Even the worst-made violent tales of personal revenge can push an audience's emo-buttons so hard that viewers scream in ecstatic approval with each "quality kill" they witness. (Take "Homefront." Please.)

"Out of the Furnace," Scott Cooper's highly nuanced, atmospheric tale of personal revenge, is so impersonal, protracted and passionless that its cold on-screen executions barely keep people from ducking out for concessions.

A lot of top talent went into making "Out of the Furnace," starting with stars Christian Bale and Woody Harrelson, topped off by director Scott Cooper, who scored a popular and critical hit with the character study "Crazy Heart" and earned Jeff Bridges a best actor Oscar.

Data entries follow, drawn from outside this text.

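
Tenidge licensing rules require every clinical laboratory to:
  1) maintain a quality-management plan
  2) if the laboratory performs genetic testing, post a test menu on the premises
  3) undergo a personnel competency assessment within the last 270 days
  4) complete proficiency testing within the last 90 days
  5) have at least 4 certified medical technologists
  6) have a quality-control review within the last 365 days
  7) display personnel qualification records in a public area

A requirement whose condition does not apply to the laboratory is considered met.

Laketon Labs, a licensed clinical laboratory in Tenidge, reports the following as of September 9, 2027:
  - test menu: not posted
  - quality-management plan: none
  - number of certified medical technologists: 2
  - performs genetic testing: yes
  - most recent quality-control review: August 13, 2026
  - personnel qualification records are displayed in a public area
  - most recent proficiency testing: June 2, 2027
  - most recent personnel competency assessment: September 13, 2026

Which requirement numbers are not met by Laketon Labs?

1, 2, 3, 4, 5, 6

1. quality-management plan absent → not met
2. condition 'performs genetic testing' holds; test menu absent → not met
3. personnel competency assessment 361 days ago vs limit 270 → not met
4. proficiency testing 99 days ago vs limit 90 → not met
5. certified medical technologists 2 < 4 → not met
6. quality-control review 392 days ago vs limit 365 → not met
7. personnel qualification records present → met
Not met: 1, 2, 3, 4, 5, 6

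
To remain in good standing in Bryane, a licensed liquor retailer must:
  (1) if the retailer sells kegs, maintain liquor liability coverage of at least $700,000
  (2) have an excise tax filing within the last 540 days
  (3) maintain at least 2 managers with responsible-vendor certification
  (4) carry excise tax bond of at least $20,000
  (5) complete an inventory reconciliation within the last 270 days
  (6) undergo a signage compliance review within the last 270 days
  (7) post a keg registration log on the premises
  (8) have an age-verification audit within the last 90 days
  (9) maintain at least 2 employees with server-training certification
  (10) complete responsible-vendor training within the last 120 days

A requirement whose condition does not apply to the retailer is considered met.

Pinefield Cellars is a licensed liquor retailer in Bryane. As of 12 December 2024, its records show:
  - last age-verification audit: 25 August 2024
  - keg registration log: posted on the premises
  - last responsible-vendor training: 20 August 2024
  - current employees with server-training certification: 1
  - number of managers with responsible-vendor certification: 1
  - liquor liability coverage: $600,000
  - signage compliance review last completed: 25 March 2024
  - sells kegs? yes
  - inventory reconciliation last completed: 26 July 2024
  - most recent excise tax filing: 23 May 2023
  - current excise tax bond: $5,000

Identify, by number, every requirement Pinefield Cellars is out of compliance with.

1, 2, 3, 4, 8, 9

1. condition 'sells kegs' holds; liquor liability coverage $600,000 < $700,000 → not met
2. excise tax filing 569 days ago vs limit 540 → not met
3. managers with responsible-vendor certification 1 < 2 → not met
4. excise tax bond $5,000 < $20,000 → not met
5. inventory reconciliation 139 days ago vs limit 270 → met
6. signage compliance review 262 days ago vs limit 270 → met
7. keg registration log present → met
8. age-verification audit 109 days ago vs limit 90 → not met
9. employees with server-training certification 1 < 2 → not met
10. responsible-vendor training 114 days ago vs limit 120 → met
Not met: 1, 2, 3, 4, 8, 9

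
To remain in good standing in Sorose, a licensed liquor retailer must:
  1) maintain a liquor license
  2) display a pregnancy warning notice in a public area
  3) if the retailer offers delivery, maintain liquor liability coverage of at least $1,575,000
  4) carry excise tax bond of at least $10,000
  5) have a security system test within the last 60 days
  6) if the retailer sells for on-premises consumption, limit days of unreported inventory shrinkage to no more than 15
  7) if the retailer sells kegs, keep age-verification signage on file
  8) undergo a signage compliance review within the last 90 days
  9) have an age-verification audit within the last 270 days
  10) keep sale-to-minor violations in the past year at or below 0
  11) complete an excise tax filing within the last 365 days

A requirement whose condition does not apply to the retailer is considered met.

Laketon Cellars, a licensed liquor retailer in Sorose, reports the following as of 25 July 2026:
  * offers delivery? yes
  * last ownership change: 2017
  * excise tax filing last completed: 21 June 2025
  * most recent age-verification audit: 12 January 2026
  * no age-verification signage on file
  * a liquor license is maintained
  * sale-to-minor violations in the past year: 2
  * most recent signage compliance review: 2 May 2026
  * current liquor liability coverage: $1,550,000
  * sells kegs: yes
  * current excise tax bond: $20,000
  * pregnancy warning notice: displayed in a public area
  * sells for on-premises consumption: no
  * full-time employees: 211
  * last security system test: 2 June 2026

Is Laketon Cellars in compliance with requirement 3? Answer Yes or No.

3. condition 'offers delivery' holds; liquor liability coverage $1,550,000 < $1,575,000 → not met

No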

Here, Cooper indulges himself with a style-burnished production that could be titled "Lazy Heart" in that its rote characters invite none of our empathy or concern in a plot unencumbered by depth or surprises.

Bale, bearing a scraggly beard, plays Russell Baze, a regular guy working at the local steel mill in 2008 in North Braddock, Penn. His quick-tempered, stubborn younger brother Rodney (Casey Affleck), an Iraq War vet, has adjustment problems as evidenced by his gambling debts to a local loan shark named John Petty (Willem Dafoe) and the fact he still wears army-issued trousers.

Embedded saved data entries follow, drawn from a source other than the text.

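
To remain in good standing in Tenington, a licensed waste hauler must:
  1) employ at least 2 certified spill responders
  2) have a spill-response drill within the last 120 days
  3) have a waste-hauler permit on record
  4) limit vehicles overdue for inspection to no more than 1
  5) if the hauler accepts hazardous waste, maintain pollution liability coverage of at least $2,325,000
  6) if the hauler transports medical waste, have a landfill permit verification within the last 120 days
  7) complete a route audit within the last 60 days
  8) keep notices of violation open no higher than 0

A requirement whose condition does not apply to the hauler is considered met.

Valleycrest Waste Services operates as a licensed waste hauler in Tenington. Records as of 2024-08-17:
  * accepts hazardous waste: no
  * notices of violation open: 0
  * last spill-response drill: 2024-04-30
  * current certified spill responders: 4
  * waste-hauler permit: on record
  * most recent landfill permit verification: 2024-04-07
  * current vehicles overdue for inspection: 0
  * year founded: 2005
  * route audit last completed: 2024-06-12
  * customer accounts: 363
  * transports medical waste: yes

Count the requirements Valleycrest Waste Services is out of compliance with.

1. certified spill responders 4 ≥ 2 → met
2. spill-response drill 109 days ago vs limit 120 → met
3. waste-hauler permit present → met
4. vehicles overdue for inspection 0 ≤ 1 → met
5. condition 'accepts hazardous waste' does not hold → requirement n/a → met
6. condition 'transports medical waste' holds; landfill permit verification 132 days ago vs limit 120 → not met
7. route audit 66 days ago vs limit 60 → not met
8. notices of violation open 0 ≤ 0 → met
Not met: 2 of 8

2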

Russell seems to be a salt-of-the-earth kind of guy living with his gorgeous girlfriend Lena (Zoe Saldana) and holding down an honest job.

One night while driving home, Russell can't avoid hitting a car that suddenly pulls into his path.

Years later, emerging from prison after a manslaughter conviction, he discovers a changed world. His girl has hooked up with Sheriff Wesley Barnes (Forest Whitaker). His brother has taken up bare-knuckle street fighting to pay his debts.

Up until this point, Masanobu Takayanagi's moody cinematography and Therese DePrez's grimy, gritty art direction have carried the story along through lengthy stretches of establishing atmosphere.

At about the hour mark, the plot's catalyst finally kicks in when short-fused, stubborn Rodney agrees to take a fall for Petty and a New Jersey fight boss named Harlan DeGroat (Harrelson), a drug kingpin and drug user as well as a tough sociopath with bad teeth. (We know he's bad from the movie's opening in which he forces a hot-dog down the throat of his date at a drive-in movie theater, then pulverizes a good Samaritan who comes to her aid.)

Putting prideful, short-fused Rodney in a situation where he has to take a dive proves to be a bad idea - and big-brother Russell steps in when Rodney goes missing.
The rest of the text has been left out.